Наконец мы остановились, покидали ворохом одежду, взбежали повыше и катнули оттуда камеру, как колесо, подгоняя ее звонкими шлепками. У самой воды она налетела на круглый камень, подпрыгнула и, описав дугу, стоймя упала на воду, но не сразу завалилась, а побуксовала. Мы плюхнулись следом, и началась битва!..

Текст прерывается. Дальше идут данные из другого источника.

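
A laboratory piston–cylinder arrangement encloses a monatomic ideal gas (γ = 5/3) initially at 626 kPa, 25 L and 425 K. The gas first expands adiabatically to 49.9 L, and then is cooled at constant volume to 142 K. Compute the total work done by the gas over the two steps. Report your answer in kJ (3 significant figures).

W_total ≈ 8.67 kJ

Step 1 (adiabatic): W = (P₁V₁ − P₂V₂)/(γ−1) = (15650 − 9872)/0.667 = 8667 J.
Step 2 (isochoric): W = 0 (constant volume).
W_total = 8667 + 0 = 8667 J.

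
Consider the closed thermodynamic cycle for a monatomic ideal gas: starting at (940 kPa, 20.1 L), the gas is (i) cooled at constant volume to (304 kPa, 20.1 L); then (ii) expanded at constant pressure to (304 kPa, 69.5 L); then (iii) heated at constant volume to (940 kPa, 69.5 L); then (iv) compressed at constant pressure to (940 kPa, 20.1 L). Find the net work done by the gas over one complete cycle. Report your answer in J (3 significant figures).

Constant-volume legs do no work.
W(ii) = (304)(69.5 − 20.1) = 15018 J; W(iv) = (940)(20.1 − 69.5) = -46436 J.
W_net = 15018 − 46436 = -31418 J (the counter-clockwise enclosed area).

W_net ≈ -31400 J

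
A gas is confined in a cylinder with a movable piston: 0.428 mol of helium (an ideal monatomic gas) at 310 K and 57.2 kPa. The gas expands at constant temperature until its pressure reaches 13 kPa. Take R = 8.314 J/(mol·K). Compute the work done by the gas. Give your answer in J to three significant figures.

Isothermal process: W = nRT ln(V₂/V₁) = nRT ln(P₁/P₂).
W = (0.428)(8.314)(310) × ln(57.2/13)
  = 1103 × ln(4.4) = 1103 × 1.482
W_by_gas = 1634 J.

W ≈ 1630 J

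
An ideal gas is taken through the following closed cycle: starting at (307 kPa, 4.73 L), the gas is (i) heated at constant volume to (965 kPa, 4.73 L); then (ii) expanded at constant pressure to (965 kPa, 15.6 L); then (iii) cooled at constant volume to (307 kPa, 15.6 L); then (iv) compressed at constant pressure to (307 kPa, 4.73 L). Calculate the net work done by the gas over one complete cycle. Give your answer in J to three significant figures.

W_net ≈ 7150 J

Constant-volume legs do no work.
W(ii) = (965)(15.6 − 4.73) = 10490 J; W(iv) = (307)(4.73 − 15.6) = -3337 J.
W_net = 10490 − 3337 = 7152 J (the clockwise enclosed area).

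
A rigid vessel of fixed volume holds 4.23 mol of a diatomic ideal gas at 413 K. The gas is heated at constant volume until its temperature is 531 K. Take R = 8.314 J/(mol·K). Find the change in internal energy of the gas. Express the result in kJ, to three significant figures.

Constant volume ⇒ W = 0, so Q = ΔU = nCᵥΔT with Cᵥ = 5R/2 = 20.79 J/(mol·K).
ΔU = (4.23)(20.79)(531 − 413) = 10375 J.

ΔU ≈ 10.4 kJ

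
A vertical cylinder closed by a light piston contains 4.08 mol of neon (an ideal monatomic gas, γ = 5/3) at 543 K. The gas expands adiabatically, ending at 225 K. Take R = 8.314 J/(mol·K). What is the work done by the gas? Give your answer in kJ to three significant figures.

W ≈ 16.2 kJ

Adiabatic ⇒ Q = 0, so W_by = −ΔU = nCᵥ(T₁ − T₂).
Cᵥ = 3R/2 = 12.47 J/(mol·K).
W = (4.08)(12.47)(543 − 225) = 16180 J.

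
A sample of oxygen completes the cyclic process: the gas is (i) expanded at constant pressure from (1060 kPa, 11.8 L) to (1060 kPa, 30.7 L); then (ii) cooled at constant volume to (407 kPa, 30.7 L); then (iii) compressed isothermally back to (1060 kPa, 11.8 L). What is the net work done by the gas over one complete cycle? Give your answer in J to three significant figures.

Leg (i): W = PΔV = (1060)(30.7 − 11.8) = 20034 J.
Leg (ii): W = 0.
Leg (iii): W = PᵢVᵢ ln(V_f/Vᵢ) = (12495) ln(11.8/30.7) = -11947 J.
W_net = 20034 − 11947 = 8087 J.

W_net ≈ 8090 J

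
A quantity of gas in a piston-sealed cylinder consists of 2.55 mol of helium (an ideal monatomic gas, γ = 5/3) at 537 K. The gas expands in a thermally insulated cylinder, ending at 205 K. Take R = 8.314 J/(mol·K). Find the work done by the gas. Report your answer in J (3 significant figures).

Adiabatic ⇒ Q = 0, so W_by = −ΔU = nCᵥ(T₁ − T₂).
Cᵥ = 3R/2 = 12.47 J/(mol·K).
W = (2.55)(12.47)(537 − 205) = 10558 J.

W ≈ 10600 J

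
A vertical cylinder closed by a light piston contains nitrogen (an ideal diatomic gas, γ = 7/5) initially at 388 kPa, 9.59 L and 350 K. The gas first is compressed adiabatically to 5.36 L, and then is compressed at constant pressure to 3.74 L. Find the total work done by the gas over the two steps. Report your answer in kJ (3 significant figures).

W_total ≈ -3.86 kJ

Step 1 (adiabatic): W = (P₁V₁ − P₂V₂)/(γ−1) = (3721 − 4696)/0.4 = -2437 J.
After step 1: P = 876.1 kPa, V = 5.36 L, T = 441.7 K.
Step 2 (isobaric): W = PΔV = (876.1 kPa)(3.74 − 5.36 L) = -1419 J.
W_total = -2437 − 1419 = -3857 J.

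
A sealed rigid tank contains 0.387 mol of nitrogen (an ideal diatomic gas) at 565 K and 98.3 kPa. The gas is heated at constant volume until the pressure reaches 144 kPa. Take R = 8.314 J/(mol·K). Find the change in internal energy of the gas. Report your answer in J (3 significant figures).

ΔU ≈ 2110 J

Constant volume ⇒ W = 0, so Q = ΔU = nCᵥΔT with Cᵥ = 5R/2 = 20.79 J/(mol·K).
At constant V, T₂/T₁ = P₂/P₁ ⇒ ΔT = T₁(P₂/P₁ − 1) = 565·(144/98.3 − 1) = 262.7 K.
ΔU = (0.387)(20.79)(262.7) = 2113 J.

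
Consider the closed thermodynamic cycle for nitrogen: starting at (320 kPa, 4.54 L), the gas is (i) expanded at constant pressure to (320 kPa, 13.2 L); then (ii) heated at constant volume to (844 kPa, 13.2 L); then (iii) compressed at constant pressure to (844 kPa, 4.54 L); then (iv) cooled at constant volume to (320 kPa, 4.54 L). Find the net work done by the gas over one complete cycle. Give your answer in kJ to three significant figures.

W_net ≈ -4.54 kJ

Constant-volume legs do no work.
W(i) = (320)(13.2 − 4.54) = 2771 J; W(iii) = (844)(4.54 − 13.2) = -7309 J.
W_net = 2771 − 7309 = -4538 J (the counter-clockwise enclosed area).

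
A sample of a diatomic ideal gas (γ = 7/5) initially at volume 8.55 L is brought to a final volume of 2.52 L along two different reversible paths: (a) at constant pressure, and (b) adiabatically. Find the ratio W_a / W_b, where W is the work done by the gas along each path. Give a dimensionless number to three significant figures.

W_a / W_b ≈ 0.448

Path (a) isobaric: W = P₁(V₂ − V₁) → W_a/(P₁V₁) = -0.7053.
Path (b) adiabatic: W = P₁V₁(1 − (V₁/V₂)^(γ−1))/(γ−1) → W_b/(P₁V₁) = -1.575.
W_a / W_b = -0.7053 / -1.575 = 0.4477.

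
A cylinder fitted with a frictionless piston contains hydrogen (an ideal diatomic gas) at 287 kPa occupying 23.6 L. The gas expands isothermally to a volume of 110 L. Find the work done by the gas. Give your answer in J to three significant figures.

W ≈ 10400 J

Isothermal: W = nRT ln(V₂/V₁) = P₁V₁ ln(V₂/V₁).
P₁V₁ = (287 kPa)(23.6 L) = 6773 J.
W = 6773 × ln(110/23.6) = 6773 × 1.539
W_by_gas = 10426 J.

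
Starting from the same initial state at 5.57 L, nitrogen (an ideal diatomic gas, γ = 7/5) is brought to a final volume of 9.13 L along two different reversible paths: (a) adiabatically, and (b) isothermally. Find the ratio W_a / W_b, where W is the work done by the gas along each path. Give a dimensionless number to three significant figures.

Path (a) adiabatic: W = P₁V₁(1 − (V₁/V₂)^(γ−1))/(γ−1) → W_a/(P₁V₁) = 0.4484.
Path (b) isothermal: W = P₁V₁ ln(V₂/V₁) → W_b/(P₁V₁) = 0.4942.
W_a / W_b = 0.4484 / 0.4942 = 0.9074.

W_a / W_b ≈ 0.907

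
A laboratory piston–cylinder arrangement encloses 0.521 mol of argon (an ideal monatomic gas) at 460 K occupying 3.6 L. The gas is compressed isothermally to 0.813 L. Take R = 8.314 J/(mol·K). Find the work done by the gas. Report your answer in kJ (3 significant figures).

W ≈ -2.96 kJ

Isothermal: W = nRT ln(V₂/V₁).
W = (0.521)(8.314)(460) × ln(0.813/3.6)
  = 1993 × -1.488
W_by_gas = -2965 J.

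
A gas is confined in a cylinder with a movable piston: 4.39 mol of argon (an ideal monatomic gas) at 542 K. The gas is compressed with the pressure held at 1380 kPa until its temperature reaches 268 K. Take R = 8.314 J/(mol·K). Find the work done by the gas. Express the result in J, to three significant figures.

Isobaric: W = P ΔV = nR ΔT.
W = (4.39)(8.314)(268 − 542) = -10001 J.

W ≈ -10000 J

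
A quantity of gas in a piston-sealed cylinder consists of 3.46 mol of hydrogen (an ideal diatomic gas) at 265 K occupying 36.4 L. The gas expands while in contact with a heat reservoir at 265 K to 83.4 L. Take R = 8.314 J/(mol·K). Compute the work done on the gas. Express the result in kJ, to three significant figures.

Isothermal: W = nRT ln(V₂/V₁).
W = (3.46)(8.314)(265) × ln(83.4/36.4)
  = 7623 × 0.8291
W_by_gas = 6320 J; work on gas = −W_by = -6320 J.

W ≈ -6.32 kJ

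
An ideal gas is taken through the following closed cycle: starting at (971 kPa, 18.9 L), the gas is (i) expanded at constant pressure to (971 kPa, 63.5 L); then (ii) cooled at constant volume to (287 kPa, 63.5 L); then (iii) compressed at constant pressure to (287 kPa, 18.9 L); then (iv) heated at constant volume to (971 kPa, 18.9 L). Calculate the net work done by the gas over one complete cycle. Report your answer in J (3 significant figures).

W_net ≈ 30500 J

Constant-volume legs do no work.
W(i) = (971)(63.5 − 18.9) = 43307 J; W(iii) = (287)(18.9 − 63.5) = -12800 J.
W_net = 43307 − 12800 = 30506 J (the clockwise enclosed area).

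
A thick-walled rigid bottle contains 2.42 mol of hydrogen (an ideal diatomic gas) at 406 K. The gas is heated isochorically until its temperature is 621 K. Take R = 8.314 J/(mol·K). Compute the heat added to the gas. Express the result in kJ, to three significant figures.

Constant volume ⇒ W = 0, so Q = ΔU = nCᵥΔT with Cᵥ = 5R/2 = 20.79 J/(mol·K).
ΔU = (2.42)(20.79)(621 − 406) = 10814 J.

Q ≈ 10.8 kJ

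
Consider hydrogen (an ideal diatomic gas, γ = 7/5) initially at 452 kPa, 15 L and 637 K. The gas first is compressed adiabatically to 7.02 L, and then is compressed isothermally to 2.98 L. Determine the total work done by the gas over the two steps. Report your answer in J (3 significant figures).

Step 1 (adiabatic): W = (P₁V₁ − P₂V₂)/(γ−1) = (6780 − 9186)/0.4 = -6015 J.
After step 1: P = 1309 kPa, V = 7.02 L, T = 863.1 K.
Step 2 (isothermal): W = P₁V₁ ln(V₂/V₁) = (9186) ln(2.98/7.02) = -7871 J.
W_total = -6015 − 7871 = -13886 J.

W_total ≈ -13900 J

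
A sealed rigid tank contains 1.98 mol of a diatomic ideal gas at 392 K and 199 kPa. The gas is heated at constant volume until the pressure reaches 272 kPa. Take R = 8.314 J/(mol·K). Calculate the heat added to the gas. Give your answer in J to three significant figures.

Constant volume ⇒ W = 0, so Q = ΔU = nCᵥΔT with Cᵥ = 5R/2 = 20.79 J/(mol·K).
At constant V, T₂/T₁ = P₂/P₁ ⇒ ΔT = T₁(P₂/P₁ − 1) = 392·(272/199 − 1) = 143.8 K.
ΔU = (1.98)(20.79)(143.8) = 5918 J.

Q ≈ 5920 J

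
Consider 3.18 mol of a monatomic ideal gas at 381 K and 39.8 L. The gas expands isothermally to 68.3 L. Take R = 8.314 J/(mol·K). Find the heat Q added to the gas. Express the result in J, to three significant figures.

Q ≈ 5440 J

Isothermal ⇒ ΔU = 0, so Q = W = nRT ln(V₂/V₁).
Q = (3.18)(8.314)(381) ln(68.3/39.8) = 10073 × 0.54 = 5440 J.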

Когда интерес к камере поослаб, мы принялись беситься кто как: бросали друг друга со сцепленных рук, играли в чехарду, но не перепрыгивали, а подныривали, боролись, на выдержку сидели без дыхания. Я с криком "утоплю" гонялся за Марийкой, на которой был купальник с разноцветными полосами, кругами и искрами - ну прямо как на Борькиной картине "Любовь с первого взгляда". Мазня мазней, а теперь я нашел в ней смысл! Люська, не умевшая плавать, лежала на камере, как принцесса, и Борька катал ее где по грудь.
- Чего вы в лягушатнике? - крикнул я. - На глубину!
- Давай, Боря! - задорно отозвалась Люська. - Не боюсь.
Тут меня под воду - дерг! Вылетаю - Марийка рядом хохочет. Я в нее ладонью струю! Она мне две! Я - на сближение, ничего не видя в брызгах. Вдруг шипение, хлопок и визг! Я обернулся. На том месте, где только плыла камера, камеры не было, а Борька с Люськой барахтались, захлебываясь.
- О-оп! - крикнул Борька, скрываясь и тут же показываясь.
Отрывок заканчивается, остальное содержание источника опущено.